そのさらに2年後、07年の2月、共同声明の実施に向け、6者がそれぞれ何をすべきかに関し、合意がまとまります。
北朝鮮に入ったIAEAの査察団は寧辺にあった核関連施設の閉鎖を確認、その見返りとして北朝鮮は重油を受け取るに至るのです。
一連の過程は、今度こそ粘り強く対話を続けたことが、北朝鮮に、行動を改めさせた、そう思わせました。
実際はどうだったか。
6カ国協議のかたわら、北朝鮮は05年2月、「われわれは、既に核保有国だ」と、一方的に宣言した。
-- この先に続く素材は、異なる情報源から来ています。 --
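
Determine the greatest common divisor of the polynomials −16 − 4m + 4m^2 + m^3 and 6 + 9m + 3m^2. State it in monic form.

2 + m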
さらに06年の10月、第1回の核実験を、公然、実施した。
2度目の核実験は09年。結局北朝鮮はこの年、「再び絶対に参加しない」と述べた上、6カ国協議からの脱退を表明します。
しかもこのころには弾道ミサイルの発射を繰り返し行うようになっていた。
5、議長、同僚の皆さま、国際社会は北朝鮮に対し、1994年からの十有余年、最初は「枠組み合意」、次には「6カ国協議」によりながら、辛抱強く、対話の努力を続けたのであります。
しかし、われわれが思い知ったのは、対話が続いた間、北朝鮮は核、ミサイルの開発を諦めるつもりなど、まるで持ち合わせていなかったということであります。
対話とは、北朝鮮にとって、われわれを欺き、時間を稼ぐため、むしろ最良の手段だった。